Although 5G networks are still a work in progress for mobile operators, the pace of deployment and launches is picking up. By the end of 2019, according to the GSA (Global mobile Suppliers Association), 61 operators in 34 countries had launched one or more 3GPP-compliant 5G services. Of those, 49 operators had launched 5G mobile services, while 34 had launched FWA (Fixed Wireless Access) or home broadband services. Furthermore, the GSA said, 77 operators had deployed 3GPP-compliant technology in their networks and 348 operators in 119 countries were investing in 5G.
SEE: IT pro’s guide to the evolution and impact of 5G technology (free PDF)

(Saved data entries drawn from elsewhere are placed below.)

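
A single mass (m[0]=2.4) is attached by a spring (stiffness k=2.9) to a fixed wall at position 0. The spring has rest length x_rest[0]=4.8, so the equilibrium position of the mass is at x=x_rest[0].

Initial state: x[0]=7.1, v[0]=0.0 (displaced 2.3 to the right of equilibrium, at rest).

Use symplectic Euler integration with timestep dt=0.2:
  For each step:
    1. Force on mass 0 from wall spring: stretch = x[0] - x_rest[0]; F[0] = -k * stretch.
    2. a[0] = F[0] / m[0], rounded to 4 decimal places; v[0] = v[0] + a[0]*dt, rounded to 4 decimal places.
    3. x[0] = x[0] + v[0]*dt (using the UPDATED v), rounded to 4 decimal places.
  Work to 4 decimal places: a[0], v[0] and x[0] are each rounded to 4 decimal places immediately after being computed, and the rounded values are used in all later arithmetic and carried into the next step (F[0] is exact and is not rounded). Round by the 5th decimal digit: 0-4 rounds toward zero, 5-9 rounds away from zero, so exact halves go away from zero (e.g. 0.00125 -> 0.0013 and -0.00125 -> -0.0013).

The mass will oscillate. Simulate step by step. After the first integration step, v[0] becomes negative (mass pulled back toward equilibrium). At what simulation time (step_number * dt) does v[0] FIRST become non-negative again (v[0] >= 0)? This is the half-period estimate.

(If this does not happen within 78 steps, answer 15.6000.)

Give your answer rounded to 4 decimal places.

Step 0: x=[7.1000] v=[0.0000]
Step 1: x=[6.9888] v=[-0.5558]
Step 2: x=[6.7718] v=[-1.0848]
Step 3: x=[6.4595] v=[-1.5613]
Step 4: x=[6.0670] v=[-1.9623]
Step 5: x=[5.6133] v=[-2.2685]
Step 6: x=[5.1203] v=[-2.4650]
Step 7: x=[4.6118] v=[-2.5424]
Step 8: x=[4.1124] v=[-2.4969]
Step 9: x=[3.6463] v=[-2.3307]
Step 10: x=[3.2359] v=[-2.0519]
Step 11: x=[2.9011] v=[-1.6739]
Step 12: x=[2.6581] v=[-1.2150]
Step 13: x=[2.5186] v=[-0.6974]
Step 14: x=[2.4894] v=[-0.1461]
Step 15: x=[2.5719] v=[0.4123]
First v>=0 after going negative at step 15, time=3.0000

Answer: 3.0000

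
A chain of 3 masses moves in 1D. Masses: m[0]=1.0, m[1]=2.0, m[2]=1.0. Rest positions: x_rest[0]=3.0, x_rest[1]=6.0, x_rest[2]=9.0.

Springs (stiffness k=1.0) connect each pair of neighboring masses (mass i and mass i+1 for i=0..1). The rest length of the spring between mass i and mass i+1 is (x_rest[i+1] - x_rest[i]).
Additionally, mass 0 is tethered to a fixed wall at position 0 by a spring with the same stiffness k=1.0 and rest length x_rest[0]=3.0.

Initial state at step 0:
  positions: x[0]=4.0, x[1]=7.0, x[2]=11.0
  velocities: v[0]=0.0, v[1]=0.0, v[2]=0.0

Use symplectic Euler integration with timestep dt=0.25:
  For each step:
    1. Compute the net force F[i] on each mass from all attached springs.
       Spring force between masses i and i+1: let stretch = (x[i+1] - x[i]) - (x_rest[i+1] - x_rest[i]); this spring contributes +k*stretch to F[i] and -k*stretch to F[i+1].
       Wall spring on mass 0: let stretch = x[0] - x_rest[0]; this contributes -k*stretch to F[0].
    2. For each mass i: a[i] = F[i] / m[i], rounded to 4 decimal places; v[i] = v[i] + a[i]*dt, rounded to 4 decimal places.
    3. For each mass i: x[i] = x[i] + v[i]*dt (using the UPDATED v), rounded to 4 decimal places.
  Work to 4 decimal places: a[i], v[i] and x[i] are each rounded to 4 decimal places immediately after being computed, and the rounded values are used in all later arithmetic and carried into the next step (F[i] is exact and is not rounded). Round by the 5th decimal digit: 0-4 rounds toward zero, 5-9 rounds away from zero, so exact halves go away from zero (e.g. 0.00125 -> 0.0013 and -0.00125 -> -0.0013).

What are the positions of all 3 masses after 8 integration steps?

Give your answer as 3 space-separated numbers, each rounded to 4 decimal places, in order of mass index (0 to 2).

Answer: 3.1816 7.2322 9.6874

Derivation:
Step 0: x=[4.0000 7.0000 11.0000] v=[0.0000 0.0000 0.0000]
Step 1: x=[3.9375 7.0313 10.9375] v=[-0.2500 0.1250 -0.2500]
Step 2: x=[3.8223 7.0880 10.8184] v=[-0.4609 0.2266 -0.4766]
Step 3: x=[3.6723 7.1592 10.6536] v=[-0.6001 0.2847 -0.6592]
Step 4: x=[3.5107 7.2306 10.4579] v=[-0.6465 0.2857 -0.7828]
Step 5: x=[3.3622 7.2866 10.2480] v=[-0.5942 0.2241 -0.8396]
Step 6: x=[3.2488 7.3125 10.0405] v=[-0.4537 0.1037 -0.8300]
Step 7: x=[3.1863 7.2967 9.8500] v=[-0.2500 -0.0633 -0.7620]
Step 8: x=[3.1816 7.2322 9.6874] v=[-0.0190 -0.2580 -0.6503]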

3GPP Release 16, which is due to be finalised by mid-2020, is an important milestone because it completes phase 2 of the 5G specification, catering for standalone networks that deliver not only enhanced mobile broadband (eMBB) and FWA, but also ultra-reliable low-latency communication (URLLC, important for automotive use cases) and massive machine-type communication (mMTC, important for IoT use cases). Rel 16 also includes specifications around cellular V2X (C-V2X), covering areas like platooning, extended sensors, automated and remote driving.